I mean, let's face it: most Christians aren't cut out to be scientists.  Most people overall aren't, either; if it were easy, everyone would be doing it!  But my concern is that scientists have lost sight of what science can and cannot do.

Science can measure things that are able to be measured empirically.  Length?  Check.  Weight?  Check.  Time?  Check.  Quality of life?  Not a chance.  Beauty?  No scale exists.  Amount of love between humans?  Not happening.

See, empiricism can start to make definitions up about things like this:  95% of people surveyed found that a monkfish is uglier than Megan Fox, therefore one could safely say that Megan Fox is more attractive to a monkfish.  For example.  Although, honestly?  That monkfish has got a purdy mouth...

But can it create a scale of how poigniant van Gogh's Starry Night is compared to Munch's The Scream?  I mean, one would have to factor in emotional subtexts, cultural and personal memories, number of times seen, and a plethora of other factors to determine a value, which in the end is arbitrary.

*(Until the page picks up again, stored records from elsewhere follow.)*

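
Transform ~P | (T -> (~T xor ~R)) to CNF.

~P | ~T | ~R

~P | (T -> (~T xor ~R))
⇔ ~P | ~T | (~T xor ~R)
⇔ ~P | ~T | ((~T | ~R) & ~(~T & ~R))
⇔ ~P | ~T | ((~T | ~R) & (~~T | ~~R))
⇔ ~P | ~T | ((~T | ~R) & (T | ~~R))
⇔ ~P | ~T | ((~T | ~R) & (T | R))
⇔ (~P | ~T | ~T | ~R) & (~P | ~T | T | R)
⇔ ~P | ~T | ~R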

To attempt to use reason to evaluate something that is not easily measurable is futile.  At best, you end up with a useless set of data and a half-baked scale.  At worst, you end up with something entirely wrong.

And that brings me to a set of secular humanist billboards I saw while driving past Philadelphia.  Secular humanism is an offshoot of atheism, rejecting religious dogma as a basis for ethical behavior and justice.  Fair enough for fair warning, however: your cultural mindset is so entrenched in Biblical principles, you'd need at least four generations of dogmatic brainwashing to completely rinse the Bible out of your mind.  We're currently on generation three of secular humanism, and you're still basing your ethical code out of the Bible.

The problem with any ethical code is determining "right" and "wrong."  Some things are "wrong" implicitly: murder, rape, torture, etc., because they undermine the other individuals human liberties.  However, is something "more wrong" than something else?  Stealing is "wrong", but is it better or worse than murder?  Murder is "wrong", but is killing someone who had been intent on killing you worse than the original murderous intent?  And thus, a scale is born: a penal code based on something that is measured in values that cannot be set in concrete. 

And any scale that has no absolutes is no scale that I would want to ever be near.